This devotional thought, originally published here in June 2016, was written in tandem by Brenda Jank and a friend who serves as a missionary in a sensitive country.
Some people are good at fishing. I’m not! When my children were little I took them fishing because it’s a “good” daddy thing to do. Wisely, I packed snacks! Ten years later, they still remember those snacks as the highlight of the trips.
Simon Peter was good at fishing. He earned his livelihood with his boat and nets. One day when he and his crew were washing those nets, Jesus needed a floating pulpit to teach the masses crowding his lakeside discourse. Peter and company obliged and in return, they got front row seats for what they thought was the main event. Little did they know, the real action was yet to come.

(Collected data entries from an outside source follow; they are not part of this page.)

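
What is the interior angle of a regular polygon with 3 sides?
Interior angle of a regular n-gon = (n-2)*180/n
Interior angle = (3-2)*180/3
Interior angle = 1*180/3
Interior angle = 180/3
Interior angle = 60 degrees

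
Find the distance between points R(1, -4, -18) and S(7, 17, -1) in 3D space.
d = √[(6)² + (21)² + (17)²] = √766 = 27.68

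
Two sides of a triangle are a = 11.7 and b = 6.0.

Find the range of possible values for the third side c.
By the triangle inequality: |a - b| < c < a + b
|11.7 - 6.0| < c < 11.7 + 6.0
5.7 < c < 17.7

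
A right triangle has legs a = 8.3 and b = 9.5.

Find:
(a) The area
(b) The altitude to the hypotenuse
(a) Area = ½ab = ½·8.3·9.5 = 39.425
(b) Hypotenuse c = √(8.3² + 9.5²) = √159.14 = 12.6151
    Area = ½·c·h_c  →  h_c = 2·Area/c = 2·39.425/12.6151 = 6.25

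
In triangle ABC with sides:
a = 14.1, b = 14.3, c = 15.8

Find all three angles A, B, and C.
By the law of cosines:
cos(A) = (b² + c² - a²)/(2bc) = 0.565017  →  A = 55.6°
cos(B) = (a² + c² - b²)/(2ac) = 0.547536  →  B = 56.8°
cos(C) = (a² + b² - c²)/(2ab) = 0.381044  →  C = 67.6°
Check: A + B + C = 180.0° ✓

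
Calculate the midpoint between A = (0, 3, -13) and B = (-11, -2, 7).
Midpoint = ((0-11)/2, (3-2)/2, (-13+7)/2) = (-5.5, 0.5, -3)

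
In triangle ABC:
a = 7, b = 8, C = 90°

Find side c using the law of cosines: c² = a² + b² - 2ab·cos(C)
c² = 7² + 8² - 2·7·8·cos(90°)
c² = 49 + 64 - 112·0.0000 = 113
c = √113 = 10.63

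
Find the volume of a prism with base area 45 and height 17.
Volume = base area * height
Volume = 45 * 17
Volume = 765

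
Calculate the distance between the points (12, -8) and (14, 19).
Using the distance formula: d = sqrt((x₂-x₁)² + (y₂-y₁)²)
dx = 14 - 12 = 2
dy = 19 - (-8) = 27
d = sqrt(2² + 27²) = sqrt(4 + 729) = sqrt(733) = 27.07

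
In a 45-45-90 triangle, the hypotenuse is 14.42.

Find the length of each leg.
In a 45-45-90 triangle, hypotenuse = leg·√2  →  leg = hypotenuse/√2
leg = 14.42/√2 = 10.2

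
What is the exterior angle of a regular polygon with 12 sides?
Exterior angle of a regular n-gon = 360/n
Exterior angle = 360/12
Exterior angle = 30 degrees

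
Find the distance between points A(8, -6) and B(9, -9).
Using the distance formula: d = sqrt((x₂-x₁)² + (y₂-y₁)²)
dx = 9 - 8 = 1
dy = (-9) - (-6) = -3
d = sqrt(1² + (-3)²) = sqrt(1 + 9) = sqrt(10) = 3.16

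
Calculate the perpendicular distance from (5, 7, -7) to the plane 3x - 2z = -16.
d = |3(5) + 0(7) + (-2)(-7) - (-16)| / √(3² + 0² + (-2)²) = 45/√13 = 12.48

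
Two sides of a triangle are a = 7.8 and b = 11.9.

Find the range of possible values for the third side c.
By the triangle inequality: |a - b| < c < a + b
|7.8 - 11.9| < c < 7.8 + 11.9
4.1 < c < 19.7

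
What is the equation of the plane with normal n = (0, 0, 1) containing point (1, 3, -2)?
d = n·P = (0)(1) + (0)(3) + (1)(-2) = -2
Plane: z = -2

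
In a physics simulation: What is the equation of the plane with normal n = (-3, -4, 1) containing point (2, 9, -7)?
d = n·P = (-3)(2) + (-4)(9) + (1)(-7) = -49
Plane: -3x - 4y + z = -49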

When he (Jesus) had finished speaking, he said to Simon, “Put out into deep water, and let down the nets for a catch.” Simon answered, “Master, we’ve worked hard all night and haven’t caught anything.” Luke 5:4-5
Stop right there. Can you relate to hard work resulting in empty hands?
How often do we face a long obedience in the same direction with little to show for it? At times like this, it doesn’t take long to buckle under deep discouragement.

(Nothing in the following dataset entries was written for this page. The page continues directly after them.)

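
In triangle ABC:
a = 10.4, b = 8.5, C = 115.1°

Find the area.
Using A = ½ab·sin(C):
A = ½·10.4·8.5·sin(115.1°) = ½·88.4·0.905569 = 40.03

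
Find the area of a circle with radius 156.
Area = pi * r²
Area = pi * 156²
Area = pi * 24336
Area = 76453.80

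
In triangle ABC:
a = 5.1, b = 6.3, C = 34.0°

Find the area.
Using A = ½ab·sin(C):
A = ½·5.1·6.3·sin(34.0°) = ½·32.13·0.559193 = 8.983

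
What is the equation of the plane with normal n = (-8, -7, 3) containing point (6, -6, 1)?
d = n·P = (-8)(6) + (-7)(-6) + (3)(1) = -3
Plane: -8x - 7y + 3z = -3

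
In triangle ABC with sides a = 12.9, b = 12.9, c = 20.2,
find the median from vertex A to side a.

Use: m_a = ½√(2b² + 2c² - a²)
m_a = ½√(2·12.9² + 2·20.2² - 12.9²)
m_a = ½√(332.82 + 816.08 - 166.41) = ½√982.49 = 15.67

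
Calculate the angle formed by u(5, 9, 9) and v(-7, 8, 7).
u·v = 100, |u|² = 187, |v|² = 162
cos θ = 100/√30294 ≈ 0.5745
θ ≈ 54.93°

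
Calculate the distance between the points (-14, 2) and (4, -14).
Using the distance formula: d = sqrt((x₂-x₁)² + (y₂-y₁)²)
dx = 4 - (-14) = 18
dy = (-14) - 2 = -16
d = sqrt(18² + (-16)²) = sqrt(324 + 256) = sqrt(580) = 24.08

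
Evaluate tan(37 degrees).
tan(37 degrees) = 0.7536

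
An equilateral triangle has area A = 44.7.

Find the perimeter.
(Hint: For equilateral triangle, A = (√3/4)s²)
A = (√3/4)s²  →  s² = 4A/√3 = 4·44.7/√3 = 103.23
s = 10.1602
Perimeter = 3s = 30.48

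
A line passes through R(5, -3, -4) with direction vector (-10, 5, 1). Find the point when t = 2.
P(2) = (5 + (-10)(2), -3 + 5(2), -4 + 1(2)) = (-15, 7, -2)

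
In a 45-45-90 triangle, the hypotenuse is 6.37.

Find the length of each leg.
In a 45-45-90 triangle, hypotenuse = leg·√2  →  leg = hypotenuse/√2
leg = 6.37/√2 = 4.504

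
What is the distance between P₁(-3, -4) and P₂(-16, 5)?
Using the distance formula: d = sqrt((x₂-x₁)² + (y₂-y₁)²)
dx = (-16) - (-3) = -13
dy = 5 - (-4) = 9
d = sqrt((-13)² + 9²) = sqrt(169 + 81) = sqrt(250) = 15.81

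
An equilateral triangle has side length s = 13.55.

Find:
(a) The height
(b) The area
(a) Height h = s·√3/2 = 13.55·√3/2 = 11.73
(b) Area = (√3/4)·s² = (√3/4)·13.55² = (√3/4)·183.603 = 79.5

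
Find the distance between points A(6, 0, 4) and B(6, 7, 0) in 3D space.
d = √[(0)² + (7)² + (-4)²] = √65 = 8.062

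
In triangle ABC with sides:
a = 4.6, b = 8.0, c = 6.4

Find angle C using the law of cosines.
cos(C) = (a² + b² - c²)/(2ab)
cos(C) = (4.6² + 8.0² - 6.4²)/(2·4.6·8.0) = 44.2/73.6 = 0.600543
C = arccos(0.600543) = 53.09°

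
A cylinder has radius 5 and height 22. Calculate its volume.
Volume = pi * r² * h
Volume = pi * 5² * 22
Volume = pi * 25 * 22
Volume = pi * 550
Volume = 1727.88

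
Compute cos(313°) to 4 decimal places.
cos(313 degrees) = 0.682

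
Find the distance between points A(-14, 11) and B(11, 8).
Using the distance formula: d = sqrt((x₂-x₁)² + (y₂-y₁)²)
dx = 11 - (-14) = 25
dy = 8 - 11 = -3
d = sqrt(25² + (-3)²) = sqrt(625 + 9) = sqrt(634) = 25.18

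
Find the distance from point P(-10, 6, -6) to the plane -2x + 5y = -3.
d = |(-2)(-10) + 5(6) + 0(-6) - (-3)| / √((-2)² + 5² + 0²) = 53/√29 = 9.842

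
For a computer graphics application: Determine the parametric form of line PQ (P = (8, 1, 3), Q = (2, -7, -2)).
Direction vector d = Q - P = (-6, -8, -5)
x = 8 - 6t, y = 1 - 8t, z = 3 - 5t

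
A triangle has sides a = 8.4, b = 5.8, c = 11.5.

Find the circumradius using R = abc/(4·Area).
s = (a+b+c)/2 = 12.85
Area = √(s(s-a)(s-b)(s-c)) = √(12.85·4.45·7.05·1.35) = 23.3288
R = abc/(4·Area) = (8.4·5.8·11.5)/(4·23.3288) = 560.28/93.3152 = 6.004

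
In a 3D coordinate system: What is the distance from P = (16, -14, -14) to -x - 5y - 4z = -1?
d = |(-1)(16) + (-5)(-14) + (-4)(-14) - (-1)| / √((-1)² + (-5)² + (-4)²) = 111/√42 = 17.13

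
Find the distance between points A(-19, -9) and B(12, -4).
Using the distance formula: d = sqrt((x₂-x₁)² + (y₂-y₁)²)
dx = 12 - (-19) = 31
dy = (-4) - (-9) = 5
d = sqrt(31² + 5²) = sqrt(961 + 25) = sqrt(986) = 31.40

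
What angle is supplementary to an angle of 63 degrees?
Supplementary angles sum to 180 degrees.
Other angle = 180 - 63
Other angle = 117 degrees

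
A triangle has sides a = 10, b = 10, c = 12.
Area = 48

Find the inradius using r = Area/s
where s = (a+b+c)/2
s = (10+10+12)/2 = 16
r = Area/s = 48/16 = 3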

A billion Muslims, including most of my neighbors, are fasting this month of Ramadan, striving to fill their account in heaven with enough good to outbalance their sins. Their hard work counts for nothing! Isaiah tells us, “all our righteous deeds are like a filthy garment.” Isaiah 64:6
The missing ingredient? God’s grace.
Are you aware of God’s grace at work, trusting Him in the midst of empty nets and a weary heart? As we head back into Peter’s story we are reminded that Jesus has come onto Peter’s lake, in Peter’s boat, and now he wants to tell Peter what to do with his nets. In pride, he could have said, “Jesus, you’re a good teacher, but I’m the fisherman here. I know these waters, and the fish just aren’t there. You stick to the spiritual stuff, and I’ll run my own business.”
Instead, humbly recognizing Jesus’ authority, Peter replies in faith, “But because you say so, I will let down my nets.”
The nets went down empty, but came back full, so full that they began to tear. This is amazing grace, not accomplished by our hard work, but poured out by the work of God!
Today, do you have an empty net and a weary heart after a long night of struggle? In our work and in our rest, let us look and listen for God’s direction and be ready to say, “But because you say so, Lord, I will!”